The Science of Curling

This post was originally published by Battelle , which manages STEMx, and it’s too good not to share. Have you integrated curling (or any other Olympic sport) into your classroom? Please tell us about it in the comments below.

At Battelle, we take science seriously. And, our researchers may take their hobbies just as seriously as their science. Rick Olson, a mechanical engineer who has led structural analysis projects at Battelle for 41 years, is also an active member of the Columbus Curling Club. He plays the ice sport several days a week and has participated is numerous tournaments, known as bonspiels, over the last decade.

With the  Winter Olympics  underway in Pyeongchang, South Korea, we asked Rick to share the science behind the sport.

What makes curling ice special?

Curling ice is not hockey ice. It’s very different. Although it’s hard to see, hockey ice isn’t very flat. The curling surface must be remarkably level. If it’s not level, the stone will “fall” sideways as it moves down the ice. A slope as little as 0.005 inches in the 15-foot width of the curling ice can cause the stone to move an extra 30 inches laterally as it travels down the 150-foot sheet.

Making perfectly level ice isn’t easy. When water is added to create new ice, it naturally wants to curve up at the edges to form a meniscus. It also doesn’t freeze uniformly when it’s created due to hotter and colder spots in the cooling coils in the floor. To compensate for the inevitable imperfections, the high spots are removed by scraping and the low spots are filled in with droplets of water broadcast onto the new ice. In addition to the droplets applied to the ice when it is made, it is “pebbled” before each game with small droplets of water to make asperities, creating a texture similar to an orange peel.

Why do the curling stones slide so effortlessly down the ice?

When you watch curling, it looks like the stone will go forever, even though it is not moving very fast. On good curling ice, it takes 25 to 28 seconds from the time the curler releases it until it comes to rest at the other end.
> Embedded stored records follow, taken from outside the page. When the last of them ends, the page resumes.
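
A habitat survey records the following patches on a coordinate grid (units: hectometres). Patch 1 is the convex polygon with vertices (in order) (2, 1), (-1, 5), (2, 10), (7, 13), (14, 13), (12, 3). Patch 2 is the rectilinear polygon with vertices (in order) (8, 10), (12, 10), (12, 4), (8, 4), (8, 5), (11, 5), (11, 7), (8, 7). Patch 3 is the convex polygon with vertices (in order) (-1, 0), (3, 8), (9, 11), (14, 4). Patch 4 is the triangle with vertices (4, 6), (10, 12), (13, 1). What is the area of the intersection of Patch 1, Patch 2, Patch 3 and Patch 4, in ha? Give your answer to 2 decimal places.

13.34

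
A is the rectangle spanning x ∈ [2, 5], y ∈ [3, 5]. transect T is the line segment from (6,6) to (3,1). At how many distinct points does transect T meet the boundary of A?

2

The segment meets the boundary at (5,4.333), (4.2,3).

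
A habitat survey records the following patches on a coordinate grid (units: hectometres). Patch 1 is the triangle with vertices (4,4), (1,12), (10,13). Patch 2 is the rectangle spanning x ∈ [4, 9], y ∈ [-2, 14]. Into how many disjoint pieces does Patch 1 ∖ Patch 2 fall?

Patch 1 ∖ Patch 2 splits into 2 disjoint pieces (area 12.5, area 0.6944).

2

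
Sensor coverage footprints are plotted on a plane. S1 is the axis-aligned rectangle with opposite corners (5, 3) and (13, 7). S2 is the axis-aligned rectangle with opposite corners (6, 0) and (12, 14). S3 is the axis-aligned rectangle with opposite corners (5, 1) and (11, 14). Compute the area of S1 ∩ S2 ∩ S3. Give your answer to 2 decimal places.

20.00

The intersection is the polygon with vertices (6,3), (6,7), (11,7), (11,3).
By the shoelace formula its area is 20.00.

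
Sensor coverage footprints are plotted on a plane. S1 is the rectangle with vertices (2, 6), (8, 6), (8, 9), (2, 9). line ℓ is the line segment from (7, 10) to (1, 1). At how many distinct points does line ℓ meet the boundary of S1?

2

The segment meets the boundary at (4.333,6), (6.333,9).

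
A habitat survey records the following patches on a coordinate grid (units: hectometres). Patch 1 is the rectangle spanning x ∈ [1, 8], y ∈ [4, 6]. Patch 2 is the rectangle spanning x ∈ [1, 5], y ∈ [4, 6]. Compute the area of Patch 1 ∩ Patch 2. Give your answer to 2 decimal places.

8.00

|Patch 1∩Patch 2|: x∈[1,5], y∈[4,6] → 4·2 = 8.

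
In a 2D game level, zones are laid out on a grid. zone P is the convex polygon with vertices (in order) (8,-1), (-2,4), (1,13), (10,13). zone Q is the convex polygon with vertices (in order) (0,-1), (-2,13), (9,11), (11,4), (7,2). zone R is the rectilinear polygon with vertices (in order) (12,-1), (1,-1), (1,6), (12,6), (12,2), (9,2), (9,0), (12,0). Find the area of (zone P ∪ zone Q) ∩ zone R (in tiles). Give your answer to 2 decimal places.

50.45

The region (zone P ∪ zone Q) ∩ zone R is the polygon with vertices (1,-0.571), (1,6), (10.429,6), (11,4), (8.539,2.769), (8,-1), (4.308,0.846).
By the shoelace formula its area is 50.45.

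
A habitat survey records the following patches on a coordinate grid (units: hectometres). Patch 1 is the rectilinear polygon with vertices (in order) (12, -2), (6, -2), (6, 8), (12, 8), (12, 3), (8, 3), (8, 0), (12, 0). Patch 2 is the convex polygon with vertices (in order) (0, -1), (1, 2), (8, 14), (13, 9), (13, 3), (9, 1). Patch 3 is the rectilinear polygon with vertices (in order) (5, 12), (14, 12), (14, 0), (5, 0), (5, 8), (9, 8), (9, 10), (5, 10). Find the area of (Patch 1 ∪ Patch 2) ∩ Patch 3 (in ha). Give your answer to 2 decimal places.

71.89

|Patch 1 ∪ Patch 2| = 119.1111.
|(Patch 1 ∪ Patch 2) ∩ Patch 3| = 71.89.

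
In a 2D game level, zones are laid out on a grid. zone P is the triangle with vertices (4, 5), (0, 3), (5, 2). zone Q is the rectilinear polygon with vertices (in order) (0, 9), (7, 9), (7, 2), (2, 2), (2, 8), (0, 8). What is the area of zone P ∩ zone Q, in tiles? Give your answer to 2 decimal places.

The intersection is the polygon with vertices (4,5), (5,2), (2,2.6), (2,4).
By the shoelace formula its area is 5.60.

5.60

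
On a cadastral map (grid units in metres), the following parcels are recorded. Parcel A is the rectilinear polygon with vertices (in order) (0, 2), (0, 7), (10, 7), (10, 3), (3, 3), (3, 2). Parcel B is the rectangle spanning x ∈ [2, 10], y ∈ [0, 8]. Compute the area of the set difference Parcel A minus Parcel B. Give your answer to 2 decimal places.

|Parcel A| = 43, |Parcel A∩Parcel B| = 33.
|Parcel A ∖ Parcel B| = |Parcel A| − |Parcel A∩Parcel B| = 43 − 33 = 10.00.

10.00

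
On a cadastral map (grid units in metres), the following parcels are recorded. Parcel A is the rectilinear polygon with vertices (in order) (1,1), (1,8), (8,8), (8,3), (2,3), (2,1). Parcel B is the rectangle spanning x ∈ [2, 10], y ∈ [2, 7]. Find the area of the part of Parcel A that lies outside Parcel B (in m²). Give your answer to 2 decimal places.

|Parcel A| = 37, |Parcel A∩Parcel B| = 24.
|Parcel A ∖ Parcel B| = |Parcel A| − |Parcel A∩Parcel B| = 37 − 24 = 13.00.

13.00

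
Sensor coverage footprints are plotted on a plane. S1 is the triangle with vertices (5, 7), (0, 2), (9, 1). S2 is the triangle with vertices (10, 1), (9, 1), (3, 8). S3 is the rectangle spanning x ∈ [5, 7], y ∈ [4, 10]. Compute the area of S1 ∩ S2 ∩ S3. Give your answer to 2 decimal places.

0.81

The intersection is the polygon with vertices (7,4), (6.429,4), (5,5.667), (5,6).
By the shoelace formula its area is 0.81.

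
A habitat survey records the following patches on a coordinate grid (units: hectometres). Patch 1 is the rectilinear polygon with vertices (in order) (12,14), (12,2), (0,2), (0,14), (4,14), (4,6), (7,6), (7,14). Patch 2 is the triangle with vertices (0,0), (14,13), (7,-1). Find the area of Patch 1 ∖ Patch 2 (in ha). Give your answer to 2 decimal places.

|Patch 1| = 120, |Patch 1∩Patch 2| = 32.6264.
|Patch 1 ∖ Patch 2| = |Patch 1| − |Patch 1∩Patch 2| = 120 − 32.6264 = 87.37.

87.37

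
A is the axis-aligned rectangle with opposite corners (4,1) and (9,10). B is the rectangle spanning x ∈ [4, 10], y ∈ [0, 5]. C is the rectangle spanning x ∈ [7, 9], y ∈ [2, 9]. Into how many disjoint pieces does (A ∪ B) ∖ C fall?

(A ∪ B) ∖ C is a single connected region.

1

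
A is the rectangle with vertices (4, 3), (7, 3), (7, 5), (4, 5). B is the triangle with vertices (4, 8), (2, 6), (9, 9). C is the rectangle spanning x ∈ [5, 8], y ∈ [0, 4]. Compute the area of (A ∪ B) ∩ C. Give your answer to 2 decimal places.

2.00

The region (A ∪ B) ∩ C is the polygon with vertices (7,3), (5,3), (5,4), (7,4).
By the shoelace formula its area is 2.00.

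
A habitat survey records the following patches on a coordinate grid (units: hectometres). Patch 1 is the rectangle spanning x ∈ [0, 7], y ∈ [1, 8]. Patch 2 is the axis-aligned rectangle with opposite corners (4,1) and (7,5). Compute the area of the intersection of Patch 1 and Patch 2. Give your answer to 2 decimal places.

|Patch 1∩Patch 2|: x∈[4,7], y∈[1,5] → 3·4 = 12.

12.00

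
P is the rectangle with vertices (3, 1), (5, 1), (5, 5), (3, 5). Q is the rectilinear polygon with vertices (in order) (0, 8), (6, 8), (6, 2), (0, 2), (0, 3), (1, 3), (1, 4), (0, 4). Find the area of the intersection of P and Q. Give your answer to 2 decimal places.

6.00

The intersection is the polygon with vertices (3,5), (5,5), (5,2), (3,2).
By the shoelace formula its area is 6.00.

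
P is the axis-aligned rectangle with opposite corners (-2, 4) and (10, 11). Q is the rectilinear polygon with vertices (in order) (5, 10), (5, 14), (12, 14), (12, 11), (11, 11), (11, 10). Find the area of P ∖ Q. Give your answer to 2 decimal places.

79.00

|P| = 84, |P∩Q| = 5.
|P ∖ Q| = |P| − |P∩Q| = 84 − 5 = 79.00.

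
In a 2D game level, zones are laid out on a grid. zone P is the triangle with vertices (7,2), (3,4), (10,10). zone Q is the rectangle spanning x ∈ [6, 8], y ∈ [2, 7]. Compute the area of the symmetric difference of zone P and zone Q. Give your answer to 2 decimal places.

|zone P| = 19, |zone Q| = 10, |zone P∩zone Q| = 8.3095.
|zone P △ zone Q| = |zone P| + |zone Q| − 2·|zone P∩zone Q| = 19 + 10 − 16.619 = 12.38.

12.38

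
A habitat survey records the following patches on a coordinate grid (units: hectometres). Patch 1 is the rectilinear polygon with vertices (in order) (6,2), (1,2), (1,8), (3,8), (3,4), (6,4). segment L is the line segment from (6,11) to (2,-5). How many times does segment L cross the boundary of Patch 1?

The segment meets the boundary at (3.75,2), (4.25,4).

2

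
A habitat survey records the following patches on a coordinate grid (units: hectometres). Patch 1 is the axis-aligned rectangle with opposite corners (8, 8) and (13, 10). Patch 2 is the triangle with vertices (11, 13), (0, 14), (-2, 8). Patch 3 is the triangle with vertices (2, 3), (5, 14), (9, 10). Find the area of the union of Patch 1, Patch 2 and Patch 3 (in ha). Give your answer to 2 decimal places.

By inclusion–exclusion:
Individual areas: |Patch 1| = 10, |Patch 2| = 34, |Patch 3| = 28.
|Patch 1∩Patch 2| = 0.
|Patch 1∩Patch 3| = 0.5.
|Patch 2∩Patch 3| = 5.4765.
|Patch 1∩Patch 2∩Patch 3| = 0.
|Patch 1 ∪ Patch 2 ∪ Patch 3| = 72 − 5.9765 + 0 = 66.02.

66.02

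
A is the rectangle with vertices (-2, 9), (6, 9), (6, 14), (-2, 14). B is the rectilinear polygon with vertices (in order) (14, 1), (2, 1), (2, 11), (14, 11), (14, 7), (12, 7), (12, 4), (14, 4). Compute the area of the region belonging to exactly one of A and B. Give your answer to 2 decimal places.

138.00

|A| = 40, |B| = 114, |A∩B| = 8.
|A △ B| = |A| + |B| − 2·|A∩B| = 40 + 114 − 16 = 138.00.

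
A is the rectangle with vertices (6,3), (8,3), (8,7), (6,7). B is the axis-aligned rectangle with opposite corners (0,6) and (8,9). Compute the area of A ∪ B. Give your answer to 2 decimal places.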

This is because the stones are not flat on the bottom. They are concave with a running band about five inches in diameter and a quarter of an inch wide. Combined with the bumpy texture of the ice, very little of the 44-pound stone is in contact with the ice surface. This creates high pressure that keeps the surface under the stone right on the edge between solid ice and liquid water, which reduces friction. Think about ice skating.

The stones are made primarily from granite quarried in Scotland. The material repels water, has high fracture toughness, and behaves almost perfectly elastically in collisions, meaning stones continue gliding after they hit each other. Each curling stone costs around $1,000 (or as much as $2,000 for the special high-level competition ones) and can have a useful life of a century.

What makes a curling stone curl?

There’s been debate for many years between scientists trying to describe the physics of the underlying mechanism that makes the arching path of a curling stone. It’s incredibly difficult to describe the forces acting on the stone because more spin doesn’t translate to more curl. Typically, three to five revolutions of the stone on good ice causes it to move 3 to 4 feet side-to-side as it goes down the length of the sheet. If you spin a stone hard, it won’t curl at all.

The scratch guiding model is the best explanation. The bottom of the stone is textured. As the nose of the stone goes over the small bumps in the ice, it creates scratches. When the back of the stone goes over those scratches, microscopic forces move it in the direction of the scratches.

Why are those guys sweeping in front of the stones?

When you sweep in front of the stone, you are polishing the surface of the ice, reducing the height of bumps and scratches. While sweeping doesn’t actually cause the surface to melt, it does raise the temperature closer to the boundary between ice and water, which lowers the coefficient of friction and fracture strength of the ice. The result is a stone that doesn’t slow down as much and appears to go straighter. Good sweepers can drag a stone 10 feet farther down the ice.